Aktuelle Neurologie 2008; 35 - P552
DOI: 10.1055/s-0028-1086806

Autosomal dominante Leukodystrophie – dringender Verdacht bei einem 49-jährigen Patienten

R Patejdl 1, P Rommer 1, A Winkelmann 1, A Grossmann 1, B Greim 1, W Köhler 1, R Benecke 1, U.K Zettl 1
  • 1Rostock, Wermsdorf

Wir berichten über den Fall eines 48-jährigen Mannes mit einer vor zwei Jahren zunächst durch abnehmende physische und kognitive Leistungsfähigkeit aufgefallenen Erkrankung. Im weiteren Verlauf kam es zur Entwicklung einer ataktischen Gangstörung, einer Blasenentleerungsstörung sowie einer weiteren Abnahme der kognitiven Funktionen. Von Seiten einer externen Klinik wurden differenzialdiagnostisch eine Leukenzephalopathie vaskulärer oder postinfektiöser Genese sowie eine Leukodystrophie diskutiert.

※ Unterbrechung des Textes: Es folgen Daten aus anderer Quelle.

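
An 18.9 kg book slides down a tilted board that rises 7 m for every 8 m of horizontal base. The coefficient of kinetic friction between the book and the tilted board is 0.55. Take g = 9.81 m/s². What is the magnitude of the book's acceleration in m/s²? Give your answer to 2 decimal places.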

Bei Vorstellung in unserer Klinik zeigten sich eine Stand- und Gangunsicherheit, gesteigerte Reflexe der oberen Extremität sowie ataktische Zeigeversuche und eine moderate Einschränkung der Tiefensensibilität. Im MRT zeigten sich ausgedehnte Veränderungen des gesamten cerebralen Marklagers mit Einbeziehung der Kleinhirnstiele und ausgedehnter Atrophie des Balkens. Elektrophysiologisch ergaben sich ausgeprägte Latenzverzögerungen der AEP, der VEP und der MEP bei deutlicher Einschränkung der ipsilateralen Inhibition. Eindeutige Hinweise für eine Mitbeteiligung des zweiten Neurons ergaben sich nicht. Neuropsychologisch zeigten sich Einschränkungen der Merkfähigkeit, des logischen Denkvermögens sowie der Exekutivfunktionen und der Aufmerksamkeit.

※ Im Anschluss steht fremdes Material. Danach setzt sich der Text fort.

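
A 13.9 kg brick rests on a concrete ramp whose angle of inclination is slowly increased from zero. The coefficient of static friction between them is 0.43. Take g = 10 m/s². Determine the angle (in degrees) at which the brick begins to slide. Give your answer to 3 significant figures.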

Anamnestisch war bei der Mutter des Patienten im vierten Lebensjahrzehnt eine nie aufgeklärte Gangstörung und Wesensveränderung aufgefallen. Ein Bruder der Mutter war ebenfalls mit 68 Jahren an an einer unklaren neurologischen Erkrankung gestorben, das angefertigte CT hatte disseminierte Veränderungen der weißen Substanz gezeigt.

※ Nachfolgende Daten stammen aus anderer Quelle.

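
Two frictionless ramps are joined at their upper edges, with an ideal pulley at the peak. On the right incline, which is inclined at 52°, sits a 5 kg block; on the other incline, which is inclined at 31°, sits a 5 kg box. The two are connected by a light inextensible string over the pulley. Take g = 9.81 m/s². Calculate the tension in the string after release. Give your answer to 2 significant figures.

32 N

Resolve each weight along its own incline: the 5 kg mass has component 5 × 9.81 × sin 52° = 38.652 N down its slope, and the 5 kg mass has 5 × 9.81 × sin 31° = 25.263 N down its slope.
The 5 kg side's 38.652 N exceeds the other side's 25.263 N, so that mass slides down and the 5 kg mass slides up. Taking that direction as positive, Newton's second law for the whole system gives 38.652 − 25.263 = (5 + 5) a, so a = 13.389 / 10 = 1.3389 m/s².
For the 5 kg mass (up-slope positive): T − 25.263 = 5 × 1.3389, so T = 31.958 N.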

In der Zusammenschau sprechen die dargestellten Befunde am ehesten für das Vorliegen einer Leukodystrophie im Erwachsenenalter. Die eingeleitete biochemische und molekularbiologische Diagnostik führte unter anderem zum Ausschluss eines M. Krabbe und einer Metachromatischen Leukodystrophie. Die Untersuchung einer Muskelbiopsie des Patienten ergab keine spezifischen pathologischen Befunde, im Sinne einer Mitochondriopathie.

Das frühe Auftreten vegetativer Störungen im Zusammenhang mit dem MR-morphologischen Befallsmuster lenkt den Verdacht in Richtung auf das Vorliegen der extrem seltenen und erstmals von Eldridge et al. an einer irischen Familie beschriebenen „Autosomal Dominanten Leukodystrophie“ (ADLD), für die 2007 von Padiath et al. ein zugrunde liegender genetischer Defekt gesichert werden konnte. Die genetische Diagnostik im beschriebenen Fall steht gegenwärtig kurz vor dem Abschluss.